Saturday, November 22, 2025

Bridging the Skills Gap: How Africa’s Universities Can Unlock a Green Engineering Revolution

November 20, 2025

By African Visions Editorial Team

Professor Washington Yotto Ochieng

By Professor Washington Yotto Ochieng FREng CBE EBS CEng FCGI, Chair of the Africa Engineers Committee at the Royal Academy of Engineering

Over 60% of Africa’s population is under the age of 25, making Africa’s youth one of its greatest resources. This is both the youngest, and most climate-conscious generation in history. Many young Africans want careers that help tackle climate change and build a sustainable future, yet too many aspiring engineers are held back by education systems that have yet to catch up with their ambitions. The result is a growing gap between climate-aware career goals and the practical skills needed to make those ambitions real.

Africa is also the continent with the lowest number of engineers per capita globally, a shortage that limits innovation, economic growth, and climate resilience. This gap is not only about numbers, but also how universities prepare the engineers they train.

While many African institutions provide strong academic foundations, the education system often remains disconnected from national development goals and industry needs. Students eager to design renewable energy systems or develop circular economy solutions often lack access to well-equipped laboratories, up to date technology, and meaningful industry placements. Universities still tend to teach in narrow specialisms, while today’s students are driven by solving broad societal challenges such as clean energy or waste reduction, challenges that require collaboration across disciplines.

Where alignment does happen, the results are striking. The Royal Academy of Engineering’s Africa Prize for Engineering Innovation showcases young entrepreneurs leading change in renewable energy, agriculture, and infrastructure. Of course, across the continent, creativity and ambition abound. What’s missing is a coordinated effort to provide students with the technical and systemic skills, and the resources, to turn ideas into impact.

Engineering as an interconnected system

The most effective way to close this gap is to approach engineering in a holistic way that considers all aspects of a problem. We need to recognise how different parts of society might interact with potential solutions and recognise that global issues like climate change cannot be addressed in silos.

Engineers must see the bigger picture: energy, environment, health, technology, and society are deeply interdependent.
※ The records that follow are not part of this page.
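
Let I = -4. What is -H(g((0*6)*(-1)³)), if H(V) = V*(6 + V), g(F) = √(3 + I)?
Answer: 1 - 6*I ≈ 1.0 - 6.0*I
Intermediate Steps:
g(F) = I (g(F) = √(3 - 4) = √(-1) = I)
-H(g((0*6)*(-1)³)) = -I*(6 + I)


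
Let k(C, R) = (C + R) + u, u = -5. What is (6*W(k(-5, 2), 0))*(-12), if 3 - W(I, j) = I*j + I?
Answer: -792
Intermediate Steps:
k(C, R) = -5 + C + R (k(C, R) = (C + R) - 5 = -5 + C + R)
W(I, j) = 3 - I - I*j (W(I, j) = 3 - (I*j + I) = 3 - (I + I*j) = 3 + (-I - I*j) = 3 - I - I*j)
(6*W(k(-5, 2), 0))*(-12) = (6*(3 - (-5 - 5 + 2) - 1*(-5 - 5 + 2)*0))*(-12) = (6*(3 - 1*(-8) - 1*(-8)*0))*(-12) = (6*(3 + 8 + 0))*(-12) = (6*11)*(-12) = 66*(-12) = -792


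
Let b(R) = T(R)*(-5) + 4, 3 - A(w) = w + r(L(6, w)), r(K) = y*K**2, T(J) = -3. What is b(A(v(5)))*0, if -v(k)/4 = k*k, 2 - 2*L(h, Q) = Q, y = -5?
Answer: 0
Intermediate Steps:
L(h, Q) = 1 - Q/2
v(k) = -4*k**2 (v(k) = -4*k*k = -4*k**2)
r(K) = -5*K**2
A(w) = 3 - w + 5*(1 - w/2)**2 (A(w) = 3 - (w - 5*(1 - w/2)**2) = 3 + (-w + 5*(1 - w/2)**2) = 3 - w + 5*(1 - w/2)**2)
b(R) = 19 (b(R) = -3*(-5) + 4 = 15 + 4 = 19)
b(A(v(5)))*0 = 19*0 = 0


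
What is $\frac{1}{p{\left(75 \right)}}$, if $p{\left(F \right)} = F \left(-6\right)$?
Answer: $- \frac{1}{450} \approx -0.0022222$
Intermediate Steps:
$p{\left(F \right)} = - 6 F$
$\frac{1}{p{\left(75 \right)}} = \frac{1}{\left(-6\right) 75} = \frac{1}{-450} = - \frac{1}{450}$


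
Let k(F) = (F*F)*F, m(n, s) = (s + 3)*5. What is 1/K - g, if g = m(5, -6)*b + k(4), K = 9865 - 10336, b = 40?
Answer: 252455/471 ≈ 536.00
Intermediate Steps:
m(n, s) = 15 + 5*s (m(n, s) = (3 + s)*5 = 15 + 5*s)
k(F) = F³ (k(F) = F²*F = F³)
K = -471
g = -536 (g = (15 + 5*(-6))*40 + 4³ = (15 - 30)*40 + 64 = -15*40 + 64 = -600 + 64 = -536)
1/K - g = 1/(-471) - 1*(-536) = -1/471 + 536 = 252455/471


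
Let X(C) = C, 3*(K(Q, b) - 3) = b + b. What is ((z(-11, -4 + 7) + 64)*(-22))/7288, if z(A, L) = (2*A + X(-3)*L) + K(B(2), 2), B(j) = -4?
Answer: -308/2733 ≈ -0.11270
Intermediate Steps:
K(Q, b) = 3 + 2*b/3 (K(Q, b) = 3 + (b + b)/3 = 3 + (2*b)/3 = 3 + 2*b/3)
z(A, L) = 13/3 - 3*L + 2*A (z(A, L) = (2*A - 3*L) + (3 + (⅔)*2) = (-3*L + 2*A) + (3 + 4/3) = (-3*L + 2*A) + 13/3 = 13/3 - 3*L + 2*A)
((z(-11, -4 + 7) + 64)*(-22))/7288 = (((13/3 - 3*(-4 + 7) + 2*(-11)) + 64)*(-22))/7288 = (((13/3 - 3*3 - 22) + 64)*(-22))*(1/7288) = (((13/3 - 9 - 22) + 64)*(-22))*(1/7288) = ((-80/3 + 64)*(-22))*(1/7288) = ((112/3)*(-22))*(1/7288) = -2464/3*1/7288 = -308/2733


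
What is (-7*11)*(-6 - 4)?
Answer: 770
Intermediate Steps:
(-7*11)*(-6 - 4) = -77*(-10) = 770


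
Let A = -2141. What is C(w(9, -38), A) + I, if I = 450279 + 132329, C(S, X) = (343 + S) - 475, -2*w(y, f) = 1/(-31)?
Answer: 36113513/62 ≈ 5.8248e+5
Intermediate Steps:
w(y, f) = 1/62 (w(y, f) = -½/(-31) = -½*(-1/31) = 1/62)
C(S, X) = -132 + S
I = 582608
C(w(9, -38), A) + I = (-132 + 1/62) + 582608 = -8183/62 + 582608 = 36113513/62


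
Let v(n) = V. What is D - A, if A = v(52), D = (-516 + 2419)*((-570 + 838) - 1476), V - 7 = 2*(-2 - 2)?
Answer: -2298823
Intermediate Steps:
V = -1 (V = 7 + 2*(-2 - 2) = 7 + 2*(-4) = 7 - 8 = -1)
D = -2298824 (D = 1903*(268 - 1476) = 1903*(-1208) = -2298824)
v(n) = -1
A = -1
D - A = -2298824 - 1*(-1) = -2298824 + 1 = -2298823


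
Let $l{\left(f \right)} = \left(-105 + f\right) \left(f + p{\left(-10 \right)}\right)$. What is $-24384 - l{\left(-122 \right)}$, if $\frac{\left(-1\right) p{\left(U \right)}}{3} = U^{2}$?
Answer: $-120178$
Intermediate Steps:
$p{\left(U \right)} = - 3 U^{2}$
$l{\left(f \right)} = \left(-300 + f\right) \left(-105 + f\right)$ ($l{\left(f \right)} = \left(-105 + f\right) \left(f - 3 \left(-10\right)^{2}\right) = \left(-105 + f\right) \left(f - 300\right) = \left(-105 + f\right) \left(-300 + f\right) = \left(-300 + f\right) \left(-105 + f\right)$)
$-24384 - l{\left(-122 \right)} = -24384 - \left(31500 + \left(-122\right)^{2} - -49410\right) = -24384 - \left(31500 + 14884 + 49410\right) = -24384 - 95794 = -120178$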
Teaching this mindset means starting with a real-world challenge, such as decarbonising cities, and then showing how each engineering discipline, and related fields, contribute to the solution. In doing so, students learn to collaborate across disciplines and create solutions that are resilient, inclusive, and fit for purpose.

For this shift to succeed, sustainability must move from the margins to the mainstream. Renewable energy, sustainable infrastructure, and circular design principles should sit at the heart of every engineering programme. Universities should also strengthen links with governments and industry to ensure that curricula support national priorities and emerging markets. Incremental reform will not suffice. Climate and development challenges demand transformational change.
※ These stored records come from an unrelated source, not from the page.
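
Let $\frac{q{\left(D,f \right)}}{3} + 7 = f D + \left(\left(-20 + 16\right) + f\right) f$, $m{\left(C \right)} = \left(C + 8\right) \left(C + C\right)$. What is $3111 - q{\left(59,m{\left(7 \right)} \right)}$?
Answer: $-163818$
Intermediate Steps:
$m{\left(C \right)} = 2 C \left(8 + C\right)$ ($m{\left(C \right)} = \left(8 + C\right) 2 C = 2 C \left(8 + C\right)$)
$q{\left(D,f \right)} = -21 + 3 D f + 3 f \left(-4 + f\right)$ ($q{\left(D,f \right)} = -21 + 3 \left(f D + \left(\left(-20 + 16\right) + f\right) f\right) = -21 + 3 \left(D f + \left(-4 + f\right) f\right) = -21 + 3 \left(D f + f \left(-4 + f\right)\right) = -21 + \left(3 D f + 3 f \left(-4 + f\right)\right) = -21 + 3 D f + 3 f \left(-4 + f\right)$)
$3111 - q{\left(59,m{\left(7 \right)} \right)} = 3111 - \left(-21 - 12 \cdot 2 \cdot 7 \left(8 + 7\right) + 3 \left(2 \cdot 7 \left(8 + 7\right)\right)^{2} + 3 \cdot 59 \cdot 2 \cdot 7 \left(8 + 7\right)\right) = 3111 - \left(-21 - 12 \cdot 2 \cdot 7 \cdot 15 + 3 \left(2 \cdot 7 \cdot 15\right)^{2} + 3 \cdot 59 \cdot 2 \cdot 7 \cdot 15\right) = 3111 - \left(-21 - 2520 + 3 \cdot 210^{2} + 3 \cdot 59 \cdot 210\right) = 3111 - \left(-21 - 2520 + 3 \cdot 44100 + 37170\right) = 3111 - \left(-21 - 2520 + 132300 + 37170\right) = 3111 - 166929 = -163818$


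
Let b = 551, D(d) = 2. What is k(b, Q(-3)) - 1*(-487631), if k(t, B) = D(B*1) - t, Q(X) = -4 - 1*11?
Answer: 487082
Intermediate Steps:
Q(X) = -15 (Q(X) = -4 - 11 = -15)
k(t, B) = 2 - t
k(b, Q(-3)) - 1*(-487631) = (2 - 1*551) - 1*(-487631) = (2 - 551) + 487631 = -549 + 487631 = 487082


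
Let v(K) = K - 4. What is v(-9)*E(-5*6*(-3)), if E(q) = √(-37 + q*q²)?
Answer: -13*√728963 ≈ -11099.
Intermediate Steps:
v(K) = -4 + K
E(q) = √(-37 + q³)
v(-9)*E(-5*6*(-3)) = (-4 - 9)*√(-37 + (-5*6*(-3))³) = -13*√(-37 + (-30*(-3))³) = -13*√(-37 + 90³) = -13*√(-37 + 729000) = -13*√728963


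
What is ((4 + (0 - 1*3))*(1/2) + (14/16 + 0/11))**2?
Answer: 121/64 ≈ 1.8906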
To transform engineering education, Africa’s universities require bold investment into modern facilities, properly funded research, and educators trained to deliver future-facing skills. This would form a more comprehensive approach to education, with an ecosystem that links universities, civil society, and government so that students learn not just from textbooks but from real-world systems. We must educate for fitness of purpose, not merely for qualifications.

A continent capable of developing its own green infrastructure, renewable energy, and technology solutions will depend less on imports and create more high-value jobs at home. International partners can play a supporting role, but leadership must come locally, through collaboration between governments, universities, and civil society.

The results could be transformational within a decade, if green skills and systems thinking are embedded at scale. Graduates designing off-grid solar networks for rural communities, developing sustainable transport for expanding cities, or pioneering low-carbon construction using local materials.

Africa’s young people are innovative, driven, and deeply aware of the climate crisis. If we equip them properly, they will be ready to lead the continent’s green transition, not follow it. The question now is whether universities, industry and policymakers are ready to match their energy with opportunity. Meeting the challenge will not only empower a generation, but it will also power the continent’s green, inclusive, and resilient future.